The first early human migration out of Africa and into Eurasia may have been much more widespread than previously thought, according to a new fossil discovery in Saudi Arabia.

Researchers from the Max Planck Institute for the Science of Human History discovered the fossilized finger bone of an early modern human that dates back nearly 90,000 years.

The findings were published in the Journal Nature Ecology and Evolution and provide insight to a previously overlooked geographic region that could help expand our understanding of early humans.

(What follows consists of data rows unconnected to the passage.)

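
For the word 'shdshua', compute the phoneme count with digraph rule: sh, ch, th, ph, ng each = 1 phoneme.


Parsing 'shdshua' greedily, digraphs first:
  'sh' -> digraph (1 consonant phoneme) (phonemes so far: 1)
  'd' -> consonant phoneme (phonemes so far: 2)
  'sh' -> digraph (1 consonant phoneme) (phonemes so far: 3)
  'u' -> vowel phoneme (phonemes so far: 4)
  'a' -> vowel phoneme (phonemes so far: 5)
Total phonemes: 5

5


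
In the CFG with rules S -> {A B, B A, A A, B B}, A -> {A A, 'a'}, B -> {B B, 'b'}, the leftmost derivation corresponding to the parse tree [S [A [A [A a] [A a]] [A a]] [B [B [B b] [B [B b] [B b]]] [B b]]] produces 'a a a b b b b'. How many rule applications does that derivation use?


Every bracketed nonterminal node [X ...] in the tree is produced by exactly one rule application.
Reading the tree off as a leftmost derivation:
  Step 1: S  =>  A B   (applied S -> A B)
  Step 2: A B  =>  A A B   (applied A -> A A)
  Step 3: A A B  =>  A A A B   (applied A -> A A)
  Step 4: A A A B  =>  a A A B   (applied A -> a)
  Step 5: a A A B  =>  a a A B   (applied A -> a)
  Step 6: a a A B  =>  a a a B   (applied A -> a)
  Step 7: a a a B  =>  a a a B B   (applied B -> B B)
  Step 8: a a a B B  =>  a a a B B B   (applied B -> B B)
  Step 9: a a a B B B  =>  a a a b B B   (applied B -> b)
  Step 10: a a a b B B  =>  a a a b B B B   (applied B -> B B)
  Step 11: a a a b B B B  =>  a a a b b B B   (applied B -> b)
  Step 12: a a a b b B B  =>  a a a b b b B   (applied B -> b)
  Step 13: a a a b b b B  =>  a a a b b b b   (applied B -> b)
Final yield: a a a b b b b
Total rewrite steps: 13

13


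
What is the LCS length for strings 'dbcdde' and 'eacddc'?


DP table for LCS of 'dbcdde' and 'eacddc':
       e  a  c  d  d  c
    0  0  0  0  0  0  0
  d 0  0  0  0  1  1  1
  b 0  0  0  0  1  1  1
  c 0  0  0  1  1  1  2
  d 0  0  0  1  2  2  2
  d 0  0  0  1  2  3  3
  e 0  1  1  1  2  3  3
LCS: 'cdd'
LCS length = 3

3


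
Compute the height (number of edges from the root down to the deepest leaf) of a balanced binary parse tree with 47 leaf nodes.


In a balanced binary tree with n leaves the deepest leaf is ceil(log2(n)) edges below the root.
log2(47) = 5.5546
ceil(5.5546) = 6
height (edges) = 6

6


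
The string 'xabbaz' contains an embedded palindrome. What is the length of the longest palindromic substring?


Scanning 'xabbaz' for palindromic substrings.
Substring at positions 1-4: 'abba'.
Check: reverse('abba') = 'abba' -> palindrome confirmed.
Neighbouring characters ('x' / 'z') break symmetry, so it cannot extend further.
No longer palindromic substring exists; longest length = 4

4


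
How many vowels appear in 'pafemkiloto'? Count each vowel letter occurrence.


Scanning each character of 'pafemkiloto':
  Position 1: 'p' -> consonant (running count: 0)
  Position 2: 'a' -> vowel (running count: 1)
  Position 3: 'f' -> consonant (running count: 1)
  Position 4: 'e' -> vowel (running count: 2)
  Position 5: 'm' -> consonant (running count: 2)
  Position 6: 'k' -> consonant (running count: 2)
  Position 7: 'i' -> vowel (running count: 3)
  Position 8: 'l' -> consonant (running count: 3)
  Position 9: 'o' -> vowel (running count: 4)
  Position 10: 't' -> consonant (running count: 4)
  Position 11: 'o' -> vowel (running count: 5)
Total vowels: 5

5


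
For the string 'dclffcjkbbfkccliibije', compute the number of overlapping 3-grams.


String 'dclffcjkbbfkccliibije' has length L = 21.
Number of overlapping n-grams = L - n + 1
Substituting: 21 - 3 + 1 = 19

19


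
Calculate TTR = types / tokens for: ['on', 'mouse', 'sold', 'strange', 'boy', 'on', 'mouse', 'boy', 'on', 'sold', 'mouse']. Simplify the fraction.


Tokens: 11
Unique types: ('boy', 'mouse', 'on', 'sold', 'strange') = 5
TTR = 5/11
Already in lowest terms.

5/11


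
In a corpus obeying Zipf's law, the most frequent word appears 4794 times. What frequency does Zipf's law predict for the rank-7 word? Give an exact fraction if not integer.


Zipf's law: freq(rank) = f1 / rank
f1 = 4794, rank = 7
freq = 4794 / 7
GCD(4794, 7) = 1
Simplified: 4794/7

4794/7


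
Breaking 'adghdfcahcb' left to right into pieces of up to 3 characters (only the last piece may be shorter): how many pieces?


'adghdfcahcb' has 11 characters.
Chunking with max size 3:
  Chunk 1: 'adg' (positions 0-2)
  Chunk 2: 'hdf' (positions 3-5)
  Chunk 3: 'cah' (positions 6-8)
  Chunk 4: 'cb' (positions 9-10)
Total chunks: ceil(11 / 3) = 4

4


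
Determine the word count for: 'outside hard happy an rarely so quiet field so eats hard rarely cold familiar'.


Counting words by splitting on spaces:
  Word 1: 'outside'
  Word 2: 'hard'
  Word 3: 'happy'
  Word 4: 'an'
  Word 5: 'rarely'
  Word 6: 'so'
  Word 7: 'quiet'
  Word 8: 'field'
  Word 9: 'so'
  Word 10: 'eats'
  Word 11: 'hard'
  Word 12: 'rarely'
  Word 13: 'cold'
  Word 14: 'familiar'
Total words: 14

14


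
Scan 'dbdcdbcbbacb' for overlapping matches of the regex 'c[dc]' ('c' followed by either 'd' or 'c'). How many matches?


Pattern: c[dc] means 'c' followed by either 'd' or 'c'.
Scanning 'dbdcdbcbbacb' position-by-position:
  Pos 0: window 'db' -> no
  Pos 1: window 'bd' -> no
  Pos 2: window 'dc' -> no
  Pos 3: window 'cd' -> MATCH
  Pos 4: window 'db' -> no
  Pos 5: window 'bc' -> no
  Pos 6: window 'cb' -> no
  Pos 7: window 'bb' -> no
  Pos 8: window 'ba' -> no
  Pos 9: window 'ac' -> no
  Pos 10: window 'cb' -> no
  Pos 11: window 'b' -> no
Total matches: 1

1


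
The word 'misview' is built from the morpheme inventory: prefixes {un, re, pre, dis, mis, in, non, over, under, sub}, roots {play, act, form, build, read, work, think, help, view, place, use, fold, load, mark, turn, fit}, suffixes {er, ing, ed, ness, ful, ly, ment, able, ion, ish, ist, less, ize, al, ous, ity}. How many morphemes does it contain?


Segmenting 'misview' against the inventory:
  'mis' -> prefix (morpheme 1)
  'view' -> root (morpheme 2)
Total morphemes: 2

2


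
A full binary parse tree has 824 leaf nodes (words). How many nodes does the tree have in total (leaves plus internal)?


Leaf nodes (terminals): 824
Internal nodes = n - 1 = 824 - 1 = 823
Total = leaves + internal = 824 + 823 = 1647

1647


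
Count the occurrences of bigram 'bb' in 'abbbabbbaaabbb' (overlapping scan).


Scanning 'abbbabbbaaabbb' for bigram 'bb':
  Position 0: 'ab' -> no
  Position 1: 'bb' -> MATCH
  Position 2: 'bb' -> MATCH
  Position 3: 'ba' -> no
  Position 4: 'ab' -> no
  Position 5: 'bb' -> MATCH
  Position 6: 'bb' -> MATCH
  Position 7: 'ba' -> no
  Position 8: 'aa' -> no
  Position 9: 'aa' -> no
  Position 10: 'ab' -> no
  Position 11: 'bb' -> MATCH
  Position 12: 'bb' -> MATCH
Total matches: 6

6


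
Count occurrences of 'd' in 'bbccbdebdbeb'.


Scanning 'bbccbdebdbeb' for 'd':
  Position 5: 'd' -> MATCH (count: 1)
  Position 8: 'd' -> MATCH (count: 2)
Total occurrences of 'd': 2

2


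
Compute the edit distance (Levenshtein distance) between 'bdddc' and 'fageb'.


Building DP table for s1='bdddc' (len 5) and s2='fageb' (len 5):
       f  a  g  e  b
    0  1  2  3  4  5
  b 1  1  2  3  4  4
  d 2  2  2  3  4  5
  d 3  3  3  3  4  5
  d 4  4  4  4  4  5
  c 5  5  5  5  5  5
Edit distance = dp[5][5] = 5

5


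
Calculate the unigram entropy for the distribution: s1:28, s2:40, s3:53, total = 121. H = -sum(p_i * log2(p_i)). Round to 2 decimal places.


Computing entropy H = -sum(p_i * log2(p_i)):
  s1: p = 28/121 = 0.2314, -p*log2(p) = 0.4886
  s2: p = 40/121 = 0.3306, -p*log2(p) = 0.5279
  s3: p = 53/121 = 0.4380, -p*log2(p) = 0.5217
H = sum of terms = 1.5382
Rounded to 2 decimals: 1.54

1.54


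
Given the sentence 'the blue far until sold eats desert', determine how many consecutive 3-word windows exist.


Word trigrams from [7] words:
  Trigram 1: (the blue far)
  Trigram 2: (blue far until)
  Trigram 3: (far until sold)
  Trigram 4: (until sold eats)
  Trigram 5: (sold eats desert)
Total word trigrams: 7 - 2 = 5

5


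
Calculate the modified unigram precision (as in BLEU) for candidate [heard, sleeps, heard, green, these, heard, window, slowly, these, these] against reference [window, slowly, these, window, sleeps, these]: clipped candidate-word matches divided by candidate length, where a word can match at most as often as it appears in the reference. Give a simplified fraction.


Reference word counts: {'sleeps': 1, 'slowly': 1, 'these': 2, 'window': 2}
Checking each candidate word (with clipping):
  'heard' -> not in reference -> no match (matches: 0)
  'sleeps' -> in reference (ref count 1, used 1/1) -> match (matches: 1)
  'heard' -> not in reference -> no match (matches: 1)
  'green' -> not in reference -> no match (matches: 1)
  'these' -> in reference (ref count 2, used 1/2) -> match (matches: 2)
  'heard' -> not in reference -> no match (matches: 2)
  'window' -> in reference (ref count 2, used 1/2) -> match (matches: 3)
  'slowly' -> in reference (ref count 1, used 1/1) -> match (matches: 4)
  'these' -> in reference (ref count 2, used 2/2) -> match (matches: 5)
  'these' -> ref count 2 already used up (2/2) -> clipped, no match (matches: 5)
Clipped matches: 5, Candidate length: 10
Precision = 5/10 = 1/2

1/2


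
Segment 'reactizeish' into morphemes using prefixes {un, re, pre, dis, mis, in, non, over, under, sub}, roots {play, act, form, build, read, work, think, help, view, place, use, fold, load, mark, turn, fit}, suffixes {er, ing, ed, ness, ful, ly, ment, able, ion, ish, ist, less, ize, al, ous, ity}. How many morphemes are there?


Segmenting 'reactizeish' against the inventory:
  're' -> prefix (morpheme 1)
  'act' -> root (morpheme 2)
  'ize' -> suffix (morpheme 3)
  'ish' -> suffix (morpheme 4)
Total morphemes: 4

4


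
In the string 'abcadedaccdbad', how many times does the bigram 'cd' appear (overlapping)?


Scanning 'abcadedaccdbad' for bigram 'cd':
  Position 0: 'ab' -> no
  Position 1: 'bc' -> no
  Position 2: 'ca' -> no
  Position 3: 'ad' -> no
  Position 4: 'de' -> no
  Position 5: 'ed' -> no
  Position 6: 'da' -> no
  Position 7: 'ac' -> no
  Position 8: 'cc' -> no
  Position 9: 'cd' -> MATCH
  Position 10: 'db' -> no
  Position 11: 'ba' -> no
  Position 12: 'ad' -> no
Total matches: 1

1


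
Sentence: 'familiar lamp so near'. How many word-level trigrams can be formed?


Word trigrams from [4] words:
  Trigram 1: (familiar lamp so)
  Trigram 2: (lamp so near)
Total word trigrams: 4 - 2 = 2

2


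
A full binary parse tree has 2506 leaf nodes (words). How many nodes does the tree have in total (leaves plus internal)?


Leaf nodes (terminals): 2506
Internal nodes = n - 1 = 2506 - 1 = 2505
Total = leaves + internal = 2506 + 2505 = 5011

5011


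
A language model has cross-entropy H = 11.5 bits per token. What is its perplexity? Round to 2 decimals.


Perplexity formula: PP = 2^H
H = 11.5
PP = 2^11.5
Decompose: 2^11.5 = 2^11 * 2^0.5 = 2^11 * sqrt(2)
2^11 = 2048, sqrt(2) ~ 1.4142136
PP ~ 2048 * 1.4142136 = 2896.3094528
Rounded to 2 decimals: 2896.31

2896.31


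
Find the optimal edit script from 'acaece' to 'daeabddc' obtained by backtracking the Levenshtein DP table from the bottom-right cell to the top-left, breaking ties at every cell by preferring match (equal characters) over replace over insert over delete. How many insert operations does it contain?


Edit distance = 6. Backtracking from cell (6, 8) with preference match > replace > insert > delete,
then listing the resulting alignment 'acaece' -> 'daeabddc' left to right:
  Step 1: insert 'd' [insertion #1]
  Step 2: keep 'a'
  Step 3: replace c->e
  Step 4: keep 'a'
  Step 5: insert 'b' [insertion #2]
  Step 6: replace e->d
  Step 7: replace c->d
  Step 8: replace e->c
Total insertions: 2

2


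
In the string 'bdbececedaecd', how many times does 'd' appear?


Scanning 'bdbececedaecd' for 'd':
  Position 1: 'd' -> MATCH (count: 1)
  Position 8: 'd' -> MATCH (count: 2)
  Position 12: 'd' -> MATCH (count: 3)
Total occurrences of 'd': 3

3


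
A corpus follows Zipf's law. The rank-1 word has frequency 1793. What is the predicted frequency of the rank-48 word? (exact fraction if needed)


Zipf's law: freq(rank) = f1 / rank
f1 = 1793, rank = 48
freq = 1793 / 48
GCD(1793, 48) = 1
Simplified: 1793/48

1793/48


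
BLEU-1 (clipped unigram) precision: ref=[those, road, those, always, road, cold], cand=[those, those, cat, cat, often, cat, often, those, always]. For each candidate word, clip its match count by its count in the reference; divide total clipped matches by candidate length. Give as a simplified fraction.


Reference word counts: {'always': 1, 'cold': 1, 'road': 2, 'those': 2}
Checking each candidate word (with clipping):
  'those' -> in reference (ref count 2, used 1/2) -> match (matches: 1)
  'those' -> in reference (ref count 2, used 2/2) -> match (matches: 2)
  'cat' -> not in reference -> no match (matches: 2)
  'cat' -> not in reference -> no match (matches: 2)
  'often' -> not in reference -> no match (matches: 2)
  'cat' -> not in reference -> no match (matches: 2)
  'often' -> not in reference -> no match (matches: 2)
  'those' -> ref count 2 already used up (2/2) -> clipped, no match (matches: 2)
  'always' -> in reference (ref count 1, used 1/1) -> match (matches: 3)
Clipped matches: 3, Candidate length: 9
Precision = 3/9 = 1/3

1/3


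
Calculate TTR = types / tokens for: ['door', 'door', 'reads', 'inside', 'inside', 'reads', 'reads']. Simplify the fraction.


Tokens: 7
Unique types: ('door', 'inside', 'reads') = 3
TTR = 3/7
Already in lowest terms.

3/7


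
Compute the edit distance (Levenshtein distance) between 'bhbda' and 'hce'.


Building DP table for s1='bhbda' (len 5) and s2='hce' (len 3):
       h  c  e
    0  1  2  3
  b 1  1  2  3
  h 2  1  2  3
  b 3  2  2  3
  d 4  3  3  3
  a 5  4  4  4
Edit distance = dp[5][3] = 4

4


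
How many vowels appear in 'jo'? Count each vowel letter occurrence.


Scanning each character of 'jo':
  Position 1: 'j' -> consonant (running count: 0)
  Position 2: 'o' -> vowel (running count: 1)
Total vowels: 1

1


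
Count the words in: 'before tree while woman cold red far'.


Counting words by splitting on spaces:
  Word 1: 'before'
  Word 2: 'tree'
  Word 3: 'while'
  Word 4: 'woman'
  Word 5: 'cold'
  Word 6: 'red'
  Word 7: 'far'
Total words: 7

7


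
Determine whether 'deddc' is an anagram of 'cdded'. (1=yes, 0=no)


Sort characters of 'deddc': 'cddde'
Sort characters of 'cdded': 'cddde'
Sorted forms match -> they ARE anagrams
Result: 1

1


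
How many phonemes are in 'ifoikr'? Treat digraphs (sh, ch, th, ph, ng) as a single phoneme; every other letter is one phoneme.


Parsing 'ifoikr' greedily, digraphs first:
  'i' -> vowel phoneme (phonemes so far: 1)
  'f' -> consonant phoneme (phonemes so far: 2)
  'o' -> vowel phoneme (phonemes so far: 3)
  'i' -> vowel phoneme (phonemes so far: 4)
  'k' -> consonant phoneme (phonemes so far: 5)
  'r' -> consonant phoneme (phonemes so far: 6)
Total phonemes: 6

6


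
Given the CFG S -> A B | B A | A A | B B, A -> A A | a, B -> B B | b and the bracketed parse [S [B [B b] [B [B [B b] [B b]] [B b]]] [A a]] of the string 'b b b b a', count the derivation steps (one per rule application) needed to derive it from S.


Every bracketed nonterminal node [X ...] in the tree is produced by exactly one rule application.
Reading the tree off as a leftmost derivation:
  Step 1: S  =>  B A   (applied S -> B A)
  Step 2: B A  =>  B B A   (applied B -> B B)
  Step 3: B B A  =>  b B A   (applied B -> b)
  Step 4: b B A  =>  b B B A   (applied B -> B B)
  Step 5: b B B A  =>  b B B B A   (applied B -> B B)
  Step 6: b B B B A  =>  b b B B A   (applied B -> b)
  Step 7: b b B B A  =>  b b b B A   (applied B -> b)
  Step 8: b b b B A  =>  b b b b A   (applied B -> b)
  Step 9: b b b b A  =>  b b b b a   (applied A -> a)
Final yield: b b b b a
Total rewrite steps: 9

9


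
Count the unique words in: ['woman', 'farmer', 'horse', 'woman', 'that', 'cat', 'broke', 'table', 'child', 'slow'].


Listing all tokens and tracking unique types:
  Token 1: 'woman' -> NEW (unique so far: 1)
  Token 2: 'farmer' -> NEW (unique so far: 2)
  Token 3: 'horse' -> NEW (unique so far: 3)
  Token 4: 'woman' -> duplicate (unique so far: 3)
  Token 5: 'that' -> NEW (unique so far: 4)
  Token 6: 'cat' -> NEW (unique so far: 5)
  Token 7: 'broke' -> NEW (unique so far: 6)
  Token 8: 'table' -> NEW (unique so far: 7)
  Token 9: 'child' -> NEW (unique so far: 8)
  Token 10: 'slow' -> NEW (unique so far: 9)
Unique types: ('broke', 'cat', 'child', 'farmer', 'horse', 'slow', 'table', 'that', 'woman')
Vocabulary size: 9

9


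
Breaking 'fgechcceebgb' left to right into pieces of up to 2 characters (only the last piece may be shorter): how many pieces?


'fgechcceebgb' has 12 characters.
Chunking with max size 2:
  Chunk 1: 'fg' (positions 0-1)
  Chunk 2: 'ec' (positions 2-3)
  Chunk 3: 'hc' (positions 4-5)
  Chunk 4: 'ce' (positions 6-7)
  Chunk 5: 'eb' (positions 8-9)
  Chunk 6: 'gb' (positions 10-11)
Total chunks: ceil(12 / 2) = 6

6


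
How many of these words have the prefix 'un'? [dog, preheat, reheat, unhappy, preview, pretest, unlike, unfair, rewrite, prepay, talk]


Checking each word for prefix 'un':
  'dog' -> no (count: 0)
  'preheat' -> no (count: 0)
  'reheat' -> no (count: 0)
  'unhappy' -> YES, starts with 'un' (count: 1)
  'preview' -> no (count: 1)
  'pretest' -> no (count: 1)
  'unlike' -> YES, starts with 'un' (count: 2)
  'unfair' -> YES, starts with 'un' (count: 3)
  'rewrite' -> no (count: 3)
  'prepay' -> no (count: 3)
  'talk' -> no (count: 3)
Total with prefix 'un': 3

3


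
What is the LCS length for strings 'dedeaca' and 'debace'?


DP table for LCS of 'dedeaca' and 'debace':
       d  e  b  a  c  e
    0  0  0  0  0  0  0
  d 0  1  1  1  1  1  1
  e 0  1  2  2  2  2  2
  d 0  1  2  2  2  2  2
  e 0  1  2  2  2  2  3
  a 0  1  2  2  3  3  3
  c 0  1  2  2  3  4  4
  a 0  1  2  2  3  4  4
LCS: 'deac'
LCS length = 4

4


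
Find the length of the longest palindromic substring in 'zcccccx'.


Scanning 'zcccccx' for palindromic substrings.
Substring at positions 1-5: 'ccccc'.
Check: reverse('ccccc') = 'ccccc' -> palindrome confirmed.
Neighbouring characters ('z' / 'x') break symmetry, so it cannot extend further.
No longer palindromic substring exists; longest length = 5

5


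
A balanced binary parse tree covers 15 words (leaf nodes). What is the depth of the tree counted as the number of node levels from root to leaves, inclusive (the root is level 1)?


In a balanced binary tree with n leaves the deepest leaf is ceil(log2(n)) edges below the root,
so counting node levels inclusive of root and leaves gives ceil(log2(n)) + 1 levels.
log2(15) = 3.9069
ceil(3.9069) = 4
levels = 4 + 1 = 5

5


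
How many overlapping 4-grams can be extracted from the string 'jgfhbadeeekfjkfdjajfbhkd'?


String 'jgfhbadeeekfjkfdjajfbhkd' has length L = 24.
Number of overlapping n-grams = L - n + 1
Substituting: 24 - 4 + 1 = 21

21


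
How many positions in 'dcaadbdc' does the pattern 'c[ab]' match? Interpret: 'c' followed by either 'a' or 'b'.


Pattern: c[ab] means 'c' followed by either 'a' or 'b'.
Scanning 'dcaadbdc' position-by-position:
  Pos 0: window 'dc' -> no
  Pos 1: window 'ca' -> MATCH
  Pos 2: window 'aa' -> no
  Pos 3: window 'ad' -> no
  Pos 4: window 'db' -> no
  Pos 5: window 'bd' -> no
  Pos 6: window 'dc' -> no
  Pos 7: window 'c' -> no
Total matches: 1

1


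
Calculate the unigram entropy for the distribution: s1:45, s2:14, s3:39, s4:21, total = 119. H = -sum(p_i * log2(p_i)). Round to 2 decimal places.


Computing entropy H = -sum(p_i * log2(p_i)):
  s1: p = 45/119 = 0.3782, -p*log2(p) = 0.5305
  s2: p = 14/119 = 0.1176, -p*log2(p) = 0.3632
  s3: p = 39/119 = 0.3277, -p*log2(p) = 0.5275
  s4: p = 21/119 = 0.1765, -p*log2(p) = 0.4416
H = sum of terms = 1.8628
Rounded to 2 decimals: 1.86

1.86


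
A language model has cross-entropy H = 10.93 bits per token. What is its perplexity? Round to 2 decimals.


Perplexity formula: PP = 2^H
H = 10.93
PP = 2^10.93
Decompose: 2^10.93 = 2^10 * 2^0.93
2^10 = 1024, 2^0.93 ~ 1.9052760
PP ~ 1024 * 1.9052760 = 1951.0026240
Rounded to 2 decimals: 1951.00

1951.00


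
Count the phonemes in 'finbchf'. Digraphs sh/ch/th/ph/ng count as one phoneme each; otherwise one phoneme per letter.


Parsing 'finbchf' greedily, digraphs first:
  'f' -> consonant phoneme (phonemes so far: 1)
  'i' -> vowel phoneme (phonemes so far: 2)
  'n' -> consonant phoneme (phonemes so far: 3)
  'b' -> consonant phoneme (phonemes so far: 4)
  'ch' -> digraph (1 consonant phoneme) (phonemes so far: 5)
  'f' -> consonant phoneme (phonemes so far: 6)
Total phonemes: 6

6


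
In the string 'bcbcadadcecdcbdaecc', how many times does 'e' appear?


Scanning 'bcbcadadcecdcbdaecc' for 'e':
  Position 9: 'e' -> MATCH (count: 1)
  Position 16: 'e' -> MATCH (count: 2)
Total occurrences of 'e': 2

2


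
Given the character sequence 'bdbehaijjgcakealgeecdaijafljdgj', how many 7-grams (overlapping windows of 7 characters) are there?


String 'bdbehaijjgcakealgeecdaijafljdgj' has length L = 31.
Number of overlapping n-grams = L - n + 1
Substituting: 31 - 7 + 1 = 25

25


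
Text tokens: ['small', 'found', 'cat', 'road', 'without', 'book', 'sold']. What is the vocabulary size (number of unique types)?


Listing all tokens and tracking unique types:
  Token 1: 'small' -> NEW (unique so far: 1)
  Token 2: 'found' -> NEW (unique so far: 2)
  Token 3: 'cat' -> NEW (unique so far: 3)
  Token 4: 'road' -> NEW (unique so far: 4)
  Token 5: 'without' -> NEW (unique so far: 5)
  Token 6: 'book' -> NEW (unique so far: 6)
  Token 7: 'sold' -> NEW (unique so far: 7)
Unique types: ('book', 'cat', 'found', 'road', 'small', 'sold', 'without')
Vocabulary size: 7

7


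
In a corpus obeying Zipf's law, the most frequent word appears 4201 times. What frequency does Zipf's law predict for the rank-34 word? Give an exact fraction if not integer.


Zipf's law: freq(rank) = f1 / rank
f1 = 4201, rank = 34
freq = 4201 / 34
GCD(4201, 34) = 1
Simplified: 4201/34

4201/34


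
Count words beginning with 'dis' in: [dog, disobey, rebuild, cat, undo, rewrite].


Checking each word for prefix 'dis':
  'dog' -> no (count: 0)
  'disobey' -> YES, starts with 'dis' (count: 1)
  'rebuild' -> no (count: 1)
  'cat' -> no (count: 1)
  'undo' -> no (count: 1)
  'rewrite' -> no (count: 1)
Total with prefix 'dis': 1

1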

The fossil was found while researchers were conducting archaeological fieldwork in the Nefud Desert in Saudi Arabia.

Once an ancient freshwater lake, the Al-Wusta site in the Nefud Desert yielded animal fossils such as freshwater snails, stone tools made by humans, and a small human finger bone fossil measuring 3.2 centimeters.

It is the oldest fossil belonging to homo sapien found outside of Africa and the Levant (a historical region encompassing what is now Syria), and the first ancient human fossil discovered in Saudi Arabia.

In order to confirm that the fossil was human and not Neanderthal or another relative species, the researchers scanned the fossil in three dimensions.

Image Credit: Ian Cartwright

The finger bone, obviously human, was then subjected to a method called uranium-series dating that uses a laser to measure the ratio between tiny traces of radioactive elements. This is how the researchers dated the fossil and found that the finger bone was approximately 88,000 years old.

Previously, it was believed that early migrations were limited to the Levant and any attempts to go further into Eurasia were unsuccessful. This fossil proves those claims wrong and shows that humans first dispersed further than was thought.

“This discovery for the first time conclusively shows that early members of our species colonized an expansive region of southwest Asia and were not just restricted to the Levant,” said Huw Groucutt, the study’s lead author. “The ability of these early people to widely colonize this region casts doubt on long-held views that early dispersals out of Africa were localized and unsuccessful.”

The researchers say the discovery puts a spotlight on Saudi Arabia as the region could lead to even more exciting discoveries relating to our early ancestors and their first steps out of Africa.

“The Arabian Peninsula has long been considered to be far from the main stage of human evolution,”  said Michael Petraglia, the project lead. “This discovery firmly puts Arabia on the map as a key region for understanding our origins and expansion to the rest of the world. As fieldwork carries on, we continue to make remarkable discoveries in Saudi Arabia.”